I know I am not the only person who ever experiences self-doubt. Apart from the obvious, Why would he be interested in me with my stretch marks and crooked teeth?, or I’m sure they’ll never hire me over that sexy 25-year old MBA graduate, there is also the one where you give up before you’ve even started: There’s really no point in trying to write a novel/ learn to quilt/ design your own clay bowl because you’re useless and everyone else has already done it better. Don’t even waste your time, budget brains.
So, as I plan my day of last-minute preparations for our Open Day tomorrow, I find I am having to contend with that sarcastic, self-deprecating voice in my head that says, No-one will want to buy anything you’ve made, fool, it’s too average. In an effort to squash it, to kick it in the guts with all my strength, I took a little wander around my flat and took pictures of just a few of the things I own which other people have made, and which I love .

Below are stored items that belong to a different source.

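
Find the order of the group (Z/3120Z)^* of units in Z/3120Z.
|(Z/3120Z)^*| = 768

(Z/3120Z)^* consists of the classes a with gcd(a, 3120) = 1, so its order is φ(3120). φ is multiplicative, with φ(p^e) = p^e − p^(e−1). Factorise 3120 = 2^4 · 3 · 5 · 13. Then
  φ(3120) = (2^4 − 2^3) · (3 − 1) · (5 − 1) · (13 − 1) = 8 · 2 · 4 · 12 = 768.
Thus |(Z/3120Z)^*| = 768.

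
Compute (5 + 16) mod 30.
21

Both summands are already reduced mod 30. 5 + 16 = 21; 21 = 0·30 + 21, so (5 + 16) mod 30 = 21.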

In random order: a ceramic jug, a lino cut, a knitted teddy bear (made by Anne), a porcelain doll with crocheted clothes that used to belong to my dad when he was small, a painted plate, a woodcarving from Bali, a decoupaged hook holder, a felt rabbit, a mosaic heart (by Francois Kolver), and a clay pot.
Perhaps the people who made these also sometimes wondered what the hell they thought they were doing. Yet here these things are, validated by my choice and ownership of them, and representing so much more than just their material selves.
Right, shoulders back, chin up. Let me go and give a final rub to those mosaic mirrors.